発表会ではプロの撮影師さんにDVD映像を撮ってもらうこともできるのですが、私はここ数年はお願いしないようになりました。申し合わせは自分で撮りますが、本番は、それほど明確な理由はないものの撮らなくもいいかなと思って。後学のためには撮っておいたほうがいいと思いますけど、私は昔から自分の過去の作品を残すみたいなのが、なんとなく苦手なんです。

学生時代から描いてきた絵とか、作ってきた彫刻みたいなものはすべて処分してしまいましたし、仕事の映像や音声(通訳してるところとか)も、学生さんの反面教師として供する以外のものは全く残っていません。それらはしかし、自分の体の中には記憶として残っているはず。そして、それだけでいいんじゃないかと思うのです。お能の舞も自分の身体の記憶として残っていくだけ。私が死んだら、その時点でこの世に何も残さずに終了。それでいいかなと。虚無的にすぎるでしょうか。
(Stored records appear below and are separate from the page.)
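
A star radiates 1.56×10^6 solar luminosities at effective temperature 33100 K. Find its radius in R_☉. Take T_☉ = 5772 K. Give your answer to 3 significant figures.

38.0 R_☉

R/R_☉ = √(L/L_☉) / (T/T_☉)² = √(1.56×10^6) / (5.735)²
       = 1249 / 32.89 = 37.98.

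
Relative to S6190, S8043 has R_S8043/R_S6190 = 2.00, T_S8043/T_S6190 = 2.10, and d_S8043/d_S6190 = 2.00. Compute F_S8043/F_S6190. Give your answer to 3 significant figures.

19.4

L_S8043/L_S6190 = (R_S8043/R_S6190)²(T_S8043/T_S6190)⁴ = (2.00)² × (2.10)⁴ = 77.79.
F_S8043/F_S6190 = (L_S8043/L_S6190)/(d_S8043/d_S6190)² = 77.79 / (2.00)² = 19.45.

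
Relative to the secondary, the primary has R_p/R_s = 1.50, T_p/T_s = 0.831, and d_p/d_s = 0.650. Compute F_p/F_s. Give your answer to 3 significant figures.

2.54

L_p/L_s = (R_p/R_s)²(T_p/T_s)⁴ = (1.50)² × (0.831)⁴ = 1.073.
F_p/F_s = (L_p/L_s)/(d_p/d_s)² = 1.073 / (0.650)² = 2.540.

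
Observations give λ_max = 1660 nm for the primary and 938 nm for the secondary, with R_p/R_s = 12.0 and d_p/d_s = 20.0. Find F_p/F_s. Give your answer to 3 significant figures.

Wien's law: T_p/T_s = λ_s/λ_p = 938/1660 = 0.5651.
L_p/L_s = (R_p/R_s)²(T_p/T_s)⁴ = (12.0)²(0.5651)⁴ = 14.68.
F_p/F_s = (L_p/L_s)/(d_p/d_s)² = 14.68/(20.0)² = 0.03670.

0.0367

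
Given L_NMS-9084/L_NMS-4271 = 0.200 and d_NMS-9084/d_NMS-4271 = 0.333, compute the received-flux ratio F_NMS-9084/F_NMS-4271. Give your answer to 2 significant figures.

F = L/(4πd²), so F_NMS-9084/F_NMS-4271 = (L_NMS-9084/L_NMS-4271) / (d_NMS-9084/d_NMS-4271)²
= 0.200 / (0.333)² = 0.200 / 0.1109 = 1.804.

1.8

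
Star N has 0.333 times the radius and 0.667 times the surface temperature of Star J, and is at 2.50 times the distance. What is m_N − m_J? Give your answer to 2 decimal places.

6.14

L_N/L_J = (0.333)²(0.667)⁴ = 0.02195.
F_N/F_J = (L_N/L_J)/(d_N/d_J)² = 0.02195/6.250 = 0.003512.
m_N − m_J = −2.5 log₁₀(0.003512) = 6.14.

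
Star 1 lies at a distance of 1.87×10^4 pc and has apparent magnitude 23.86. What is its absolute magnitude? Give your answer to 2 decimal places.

7.50

M = m − 5 log₁₀(d/10 pc) = 23.86 − 5 log₁₀(1.87×10^4/10)
  = 23.86 − 5 × 3.272 = 23.86 − 16.36 = 7.50.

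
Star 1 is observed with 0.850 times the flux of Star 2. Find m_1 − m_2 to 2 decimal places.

m_1 − m_2 = −2.5 log₁₀(F_1/F_2) = −2.5 log₁₀(0.850) = −2.5 × (-0.071) = 0.176.

0.18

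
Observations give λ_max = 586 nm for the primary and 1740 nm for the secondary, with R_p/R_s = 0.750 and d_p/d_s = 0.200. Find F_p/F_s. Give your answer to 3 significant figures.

Wien's law: T_p/T_s = λ_s/λ_p = 1740/586 = 2.969.
L_p/L_s = (R_p/R_s)²(T_p/T_s)⁴ = (0.750)²(2.969)⁴ = 43.72.
F_p/F_s = (L_p/L_s)/(d_p/d_s)² = 43.72/(0.200)² = 1093.

1.09×10^3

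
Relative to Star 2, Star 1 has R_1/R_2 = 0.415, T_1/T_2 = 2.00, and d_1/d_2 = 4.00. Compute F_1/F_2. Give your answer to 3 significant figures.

0.172

L_1/L_2 = (R_1/R_2)²(T_1/T_2)⁴ = (0.415)² × (2.00)⁴ = 2.756.
F_1/F_2 = (L_1/L_2)/(d_1/d_2)² = 2.756 / (4.00)² = 0.1722.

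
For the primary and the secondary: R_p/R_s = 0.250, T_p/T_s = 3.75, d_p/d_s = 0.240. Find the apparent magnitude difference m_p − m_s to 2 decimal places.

-5.83

L_p/L_s = (0.250)²(3.75)⁴ = 12.36.
F_p/F_s = (L_p/L_s)/(d_p/d_s)² = 12.36/0.05760 = 214.6.
m_p − m_s = −2.5 log₁₀(214.6) = -5.83.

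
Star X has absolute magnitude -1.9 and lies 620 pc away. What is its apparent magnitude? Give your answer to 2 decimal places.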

じゃあこうやって書いているブログはどうなんだというハナシになりますね。まあこれは過去の自分の文章を読み返して煩悶するために残してあります(過去も相当幼い文章を書いていましたけど、今に至るまであまり変わっていないなと思います)けど、これも人生を終えるときには消したいなと思っています。

お能はなにもない舞台から世界が始まって、最後はなにもない舞台に戻って終わります。こんなことを言うとお師匠からは怪訝な顔をされるかもしれないけれど、私はお能のこの「いさぎよさ」みたいなものが大好きで、そこに強く惹かれている人間です。だから自分も、この世にあるときには精一杯存在していたいけれど、最後は「なにもない」状態に戻っていきたいなと思うのです。